Jamie Koven

Personal information
- Born: April 18, 1973 (age 53) Morristown, New Jersey, United States

Sport
- Sport: Rowing

Medal record
Men's rowing
Representing United States
World Rowing Championships
| Gold medal – first place | 1994 Indianapolis | M8+ |
| Gold medal – first place | 1997 Aiguebelette | M1x |
| Bronze medal – third place | 1993 Račice | M8+ |
| Bronze medal – third place | 1995 Tampere | M8+ |
Pan American Games
| Gold medal – first place | 1995 Mar del Plata | M4- |
| Gold medal – first place | 1995 Mar del Plata | M8+ |

= Jamie Koven =

American rower (born 1973)

James W. Koven (born April 18, 1973) is an American rower.

== Career ==
Koven began rowing as a boarding student at St. Paul's School. He continued rowing as a college student at Brown University where he studied mechanical engineering. Koven became a member of the U.S. Rowing team in 1993 and was a member of the team for eight years, retiring after the Sydney Olympics in 2000. As a national team rower Koven won the World Championships in 1994 in the Men's Heavyweight 8+. In 1996 Koven was in the Men's Heavyweight 8+ that finished fifth.
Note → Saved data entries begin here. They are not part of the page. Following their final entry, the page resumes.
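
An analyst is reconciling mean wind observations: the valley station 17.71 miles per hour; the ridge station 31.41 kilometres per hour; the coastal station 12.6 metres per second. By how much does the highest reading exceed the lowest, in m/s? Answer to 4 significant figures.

4.683 m/s

the valley station: 17.71 mph = 7.91708 m/s.
the ridge station: 31.41 km/h = 8.72500 m/s.
Spread: 12.60000 − 7.91708 = 4.683 m/s.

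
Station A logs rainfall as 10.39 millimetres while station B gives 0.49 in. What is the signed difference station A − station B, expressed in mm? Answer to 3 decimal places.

-2.056 mm

station B: 0.49 in = 12.44600 mm.
Difference: 10.39000 − 12.44600 = -2.056 mm.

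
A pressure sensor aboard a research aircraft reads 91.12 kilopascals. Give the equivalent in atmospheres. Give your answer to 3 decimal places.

1 kPa = 0.00986923 atm, so 91.12 × 0.00986923 = 0.899 atm.

0.899 atm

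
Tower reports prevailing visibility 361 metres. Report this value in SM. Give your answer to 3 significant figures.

1 m = 0.000621371 SM, so 361 × 0.000621371 = 0.224 SM.

0.224 SM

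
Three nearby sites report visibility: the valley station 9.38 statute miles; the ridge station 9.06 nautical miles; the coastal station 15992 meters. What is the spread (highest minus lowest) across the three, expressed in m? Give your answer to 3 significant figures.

the valley station: 9.38 SM = 15095.65 m.
the ridge station: 9.06 nmi = 16779.12 m.
Spread: 16779.12 − 15095.65 = 1680 m.

1680 m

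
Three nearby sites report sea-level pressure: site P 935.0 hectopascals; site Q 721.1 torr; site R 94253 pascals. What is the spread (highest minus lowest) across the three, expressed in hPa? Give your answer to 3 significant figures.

site Q: 721.1 mmHg = 961.388 hPa.
site R: 94253 Pa = 942.530 hPa.
Spread: 961.388 − 935.000 = 26.4 hPa.

26.4 hPa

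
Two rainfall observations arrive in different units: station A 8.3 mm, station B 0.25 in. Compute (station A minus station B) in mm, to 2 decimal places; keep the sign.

1.95 mm

station B: 0.25 in = 6.3500 mm.
Difference: 8.3000 − 6.3500 = 1.95 mm.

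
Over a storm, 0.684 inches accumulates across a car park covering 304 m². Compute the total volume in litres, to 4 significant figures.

5282 litres

Depth: 0.684 in × 25.4 = 17.3736 mm.
1 mm over 1 m² is 1 L, so volume = 17.3736 × 304 = 5281.5744 L ≈ 5282 L.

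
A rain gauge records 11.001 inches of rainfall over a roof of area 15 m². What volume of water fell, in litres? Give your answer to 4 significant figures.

Depth: 11.001 in × 25.4 = 279.4254 mm.
1 mm over 1 m² is 1 L, so volume = 279.4254 × 15 = 4191.381 L ≈ 4191 L.

4191 litres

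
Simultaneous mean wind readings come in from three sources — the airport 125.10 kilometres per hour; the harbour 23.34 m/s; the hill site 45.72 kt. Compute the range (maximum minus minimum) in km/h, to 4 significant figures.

41.08 km/h

the harbour: 23.34 m/s = 84.0240 km/h.
the hill site: 45.72 kt = 84.6734 km/h.
Spread: 125.1000 − 84.0240 = 41.08 km/h.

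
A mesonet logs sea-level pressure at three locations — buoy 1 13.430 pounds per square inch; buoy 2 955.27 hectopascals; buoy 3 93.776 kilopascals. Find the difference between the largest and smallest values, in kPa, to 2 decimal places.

buoy 1: 13.430 psi = 92.5966 kPa.
buoy 2: 955.27 hPa = 95.5270 kPa.
Spread: 95.5270 − 92.5966 = 2.93 kPa.

2.93 kPa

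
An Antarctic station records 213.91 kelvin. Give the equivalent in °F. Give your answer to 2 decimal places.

-74.63 °F

First to °C: -59.24 °C.
Then to °F: -74.63 °F.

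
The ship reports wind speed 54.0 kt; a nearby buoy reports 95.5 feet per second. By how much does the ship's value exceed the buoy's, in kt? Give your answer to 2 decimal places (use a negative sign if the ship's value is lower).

-2.58 kt

the buoy: 95.5 ft/s = 56.5822 kt.
Difference: 54.0000 − 56.5822 = -2.58 kt.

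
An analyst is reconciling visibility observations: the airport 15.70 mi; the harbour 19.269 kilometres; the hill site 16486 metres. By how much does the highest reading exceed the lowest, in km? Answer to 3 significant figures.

8.78 km

the airport: 15.70 SM = 25.2667 km.
the hill site: 16486 m = 16.4860 km.
Spread: 25.2667 − 16.4860 = 8.78 km.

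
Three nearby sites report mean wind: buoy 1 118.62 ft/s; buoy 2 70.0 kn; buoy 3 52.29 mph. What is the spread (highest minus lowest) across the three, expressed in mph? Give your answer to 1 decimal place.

28.6 mph

buoy 1: 118.62 ft/s = 80.877 mph.
buoy 2: 70.0 kt = 80.555 mph.
Spread: 80.877 − 52.290 = 28.6 mph.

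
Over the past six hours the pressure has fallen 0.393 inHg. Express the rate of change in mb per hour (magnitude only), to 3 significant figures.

2.22 mb per hour

0.393 inHg / 6 h × 33.8639 mb/inHg = 2.22 mb/h.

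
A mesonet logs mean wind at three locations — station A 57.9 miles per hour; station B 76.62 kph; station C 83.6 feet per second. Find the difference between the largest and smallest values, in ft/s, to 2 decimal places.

15.09 ft/s

station A: 57.9 mph = 84.9200 ft/s.
station B: 76.62 km/h = 69.8272 ft/s.
Spread: 84.9200 − 69.8272 = 15.09 ft/s.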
In 1997, Jamie switched from sweep rowing to the single sculls. He trained with Scott Roop, his coach from Brown, and won the World Championships in the Men's Heavyweight 1x in September 1997. In 1997, while hitchhiking to the Paris World Cup II, Koven was picked up by Australian rowers Duncan and Marcus Free along with their coach and father Reg Free. This single event has turned into a 26 year friendship. While Jamie won Gold at that year’s World Championship, The Free Brothers won Bronze in the Double Scull.

In 1998 Koven won the World Cup in Munich and the Diamond Challenge Sculls at the Henley Royal Regatta. At the World Championships in Cologne that summer he had an equipment malfunction in the semifinals; he finished 8th in that regatta. Koven continued to row in the single scull through 1999 but moved back to sweep rowing in 2000, competing in the Men's Four at the Sydney Olympics, finishing 5th place. In 2001 Koven competed in the Men's Four that won at the World Cup at Mercer Lake.

Koven retired from rowing after the Olympics in 2000. In the fall of 2010, Koven came out of retirement and began training with the U.S national team in Chula Vista, California.

Koven married Sophie Coquillette on February 20, 1999. They have four children, Lucy, Annabel, Charlie, and Henry.